Forming the Dough and Dividing
- Flour a cutting board and flour your hands. Remove the dough from the container. The top of the dough will most likely have grayish fermentation spots. Turn the dough over so the drier spotted top is facing down.
- Stretch the dough from the top underneath to form a dough ball. Continue working your way around pulling and pinching the dough underneath.
- Once you have the dough formed into a ball, place on the cutting board and use the pams of your hands to continue to form into a ball. (See Video)
- Divide the dough ball into quarters.
- Repeat the process with each smaller dough ball. Stretching the dough from the top underneath and pinching on the bottom. Working around until it makes a ball.
- Place the dough ball on the floured surface and work it into a ball.
- Place the dough balls on a floured sheet pan and cover.
Resting the Dough
- Let the dough balls rest in the refrigerator for at least 1 hour but 2-3 would be idea. This will allow the dough to relax so it will be easier to stretch the dough when making the pizza.
- 3 hours before you will be making the pizzas remove from the dough from refrigeration. Place the dough on the counter, this will allow the dough to come to room temperature and proof as well.
Forming the Crust
- Flour a cutting board.
- With the dough ball in your hands flatten into a disc.
- Once you get the dough flattened and have worked your hands around the crust begin to stretch the dough. As you are holding the dough, use the tips of your fingers to pull the dough from the center underneath the dough. Turning the dough as you reset to pull from the center again.
- When you get the dough stretched into a circle. Place the dough on the floured surface.
- Using the palms of your hands, work the dough by continuing to stretch the dough as you turn the dough on the cutting board to keep the dough round.
- Once you get to a thickness of approximately ¼", the pizza dough is ready to assemble.

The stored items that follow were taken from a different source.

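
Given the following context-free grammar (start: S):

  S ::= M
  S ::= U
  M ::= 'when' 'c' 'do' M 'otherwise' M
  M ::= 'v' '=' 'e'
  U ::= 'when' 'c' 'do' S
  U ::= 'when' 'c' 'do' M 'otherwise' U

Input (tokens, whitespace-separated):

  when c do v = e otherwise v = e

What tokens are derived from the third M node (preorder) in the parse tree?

[S [M when c do [M v = e] otherwise [M v = e]]]

v = e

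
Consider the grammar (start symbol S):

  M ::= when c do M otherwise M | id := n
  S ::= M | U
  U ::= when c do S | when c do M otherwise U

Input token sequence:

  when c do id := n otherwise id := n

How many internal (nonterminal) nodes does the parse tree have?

4

[S [M when c do [M id := n] otherwise [M id := n]]]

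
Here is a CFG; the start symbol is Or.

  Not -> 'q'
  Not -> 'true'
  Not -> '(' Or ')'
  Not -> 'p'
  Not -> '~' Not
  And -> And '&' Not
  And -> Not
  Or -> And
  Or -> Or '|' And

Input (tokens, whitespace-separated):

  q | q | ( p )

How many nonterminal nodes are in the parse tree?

[Or [Or [Or [And [Not q]]] | [And [Not q]]] | [And [Not ( [Or [And [Not p]]] )]]]

12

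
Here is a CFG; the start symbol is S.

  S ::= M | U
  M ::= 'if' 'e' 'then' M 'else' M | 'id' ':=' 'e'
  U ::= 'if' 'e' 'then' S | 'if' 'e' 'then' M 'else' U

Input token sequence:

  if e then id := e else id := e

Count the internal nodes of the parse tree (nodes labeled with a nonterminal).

[S [M if e then [M id := e] else [M id := e]]]

4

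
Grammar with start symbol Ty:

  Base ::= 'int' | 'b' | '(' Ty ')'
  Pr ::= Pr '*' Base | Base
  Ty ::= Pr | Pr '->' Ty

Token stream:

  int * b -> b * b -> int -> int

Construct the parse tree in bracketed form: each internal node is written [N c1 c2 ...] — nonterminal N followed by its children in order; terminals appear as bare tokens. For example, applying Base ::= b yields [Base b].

[Ty [Pr [Pr [Base int]] * [Base b]] -> [Ty [Pr [Pr [Base b]] * [Base b]] -> [Ty [Pr [Base int]] -> [Ty [Pr [Base int]]]]]]

Ty
Pr -> Ty
Pr * Base -> Ty
Base * Base -> Ty
int * Base -> Ty
int * b -> Ty
int * b -> Pr -> Ty
int * b -> Pr * Base -> Ty
int * b -> Base * Base -> Ty
int * b -> b * Base -> Ty
int * b -> b * b -> Ty
int * b -> b * b -> Pr -> Ty
int * b -> b * b -> Base -> Ty
int * b -> b * b -> int -> Ty
int * b -> b * b -> int -> Pr
int * b -> b * b -> int -> Base
int * b -> b * b -> int -> int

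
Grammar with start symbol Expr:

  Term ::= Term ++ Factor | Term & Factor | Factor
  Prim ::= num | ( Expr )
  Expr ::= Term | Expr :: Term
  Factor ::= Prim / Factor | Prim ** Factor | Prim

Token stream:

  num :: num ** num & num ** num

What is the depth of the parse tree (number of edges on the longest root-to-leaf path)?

6

[Expr [Expr [Term [Factor [Prim num]]]] :: [Term [Term [Factor [Prim num] ** [Factor [Prim num]]]] & [Factor [Prim num] ** [Factor [Prim num]]]]]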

Enjoy!
Video
Notes
- Kamado Joe DoJoe temperature was approximately 650° when cooking the pizzas.
- This dough works well in the DoJoe pizza attachment for Kamado Joe.
- Oven temperature set at 500° in ovens the time will most likely extend the bake time even if cooking on a pizza stone.
- If you are using a pizza stone or tiles in the oven let the oven come to temperature and let the stone heat for 30 minutes before baking pizzas.
- Other pizza setups such as OONI or other pizza ovens, you will have to gage the temperature and time for your setup.